Learning Theory In a group project in learning theory, a mathematical model for the proportion \(P\) of correct responses after \(n\) trials was found to be $$ P=\frac{0.83}{1+e^{-0.2 n}} $$ (a) Find the limiting proportion of correct responses as \(n\) approaches infinity. (b) Find the rates at which \(P\) is changing after \(n=3\) trials and \(n=10\) trials.

Short answer

The limiting proportion as \(n\) approaches infinity is \(0.83\). The rates at which \(P\) is changing for \(n=3\) and \(n=10\) trials can be calculated by substituting the respective \(n\) values into the derivative of \(P\), obtained as \(\frac{0.166 * e^{-0.2n}}{(1+e^{-0.2n})^2}\).

Step-by-step solution

Find the Limiting Proportion of Correct Responses

To find the limiting proportion \(P\) as \(n\) approaches infinity, we simply take the limit of the function as \(n\) approaches infinity. In mathematical terms, we need to compute: \[ \lim_{n \to \infty} \frac{0.83}{1+e^{-0.2 n}} \] As numeral values increase, \(e^{-0.2n}\) approaches zero, because any number raised to a negative infinity power is zero. Therefore, our expression simplifies to: \[ \lim_{n \to \infty} \frac{0.83}{1+0} = \frac{0.83}{1} \]

Differentiate The Function

Firstly, calculate derivative of the given function \(P = 0.83 / (1 + e^{-0.2n})\) We will begin by noting the function as \(P = 0.83 * (1+e^{-0.2n})^{-1}\).
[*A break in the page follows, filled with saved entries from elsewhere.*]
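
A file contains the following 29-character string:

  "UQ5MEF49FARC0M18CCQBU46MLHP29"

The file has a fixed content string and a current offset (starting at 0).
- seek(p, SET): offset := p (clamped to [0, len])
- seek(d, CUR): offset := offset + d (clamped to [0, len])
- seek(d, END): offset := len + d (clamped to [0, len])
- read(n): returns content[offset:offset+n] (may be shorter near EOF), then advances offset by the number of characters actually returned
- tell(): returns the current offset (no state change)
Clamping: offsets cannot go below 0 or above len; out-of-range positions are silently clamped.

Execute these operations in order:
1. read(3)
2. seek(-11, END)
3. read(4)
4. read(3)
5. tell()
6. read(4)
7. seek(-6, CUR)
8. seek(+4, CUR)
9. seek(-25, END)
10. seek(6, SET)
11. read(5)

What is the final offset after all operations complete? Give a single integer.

Answer: 11

Derivation:
After 1 (read(3)): returned 'UQ5', offset=3
After 2 (seek(-11, END)): offset=18
After 3 (read(4)): returned 'QBU4', offset=22
After 4 (read(3)): returned '6ML', offset=25
After 5 (tell()): offset=25
After 6 (read(4)): returned 'HP29', offset=29
After 7 (seek(-6, CUR)): offset=23
After 8 (seek(+4, CUR)): offset=27
After 9 (seek(-25, END)): offset=4
After 10 (seek(6, SET)): offset=6
After 11 (read(5)): returned '49FAR', offset=11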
Now using chain rule and the definition of the derivative of an exponential function, we get: \[ \frac{dP}{dn} = 0.83 * -1 * (1+e^{-0.2n})^{-2} * e^{-0.2n} * -0.2 \] Simplifying, \[ \frac{dP}{dn} = \frac{0.166 * e^{-0.2n}}{(1+e^{-0.2n})^2} \]

Evaluate The Derivative At Specific Points

Next, we substitute \(n = 3\) and \(n = 10\) into \(\frac{dP}{dn}\), respectively. When \(n = 3\), \[ \frac{dP}{dn} = \frac{0.166 * e^{-0.2*3}}{(1+e^{-0.2*3})^2} \] Similarly, when \(n = 10\), \[ \frac{dP}{dn} = \frac{0.166 * e^{-0.2*10}}{(1+e^{-0.2*10})^2} \] Compute these values for the rate of change of proportion at the specific trials.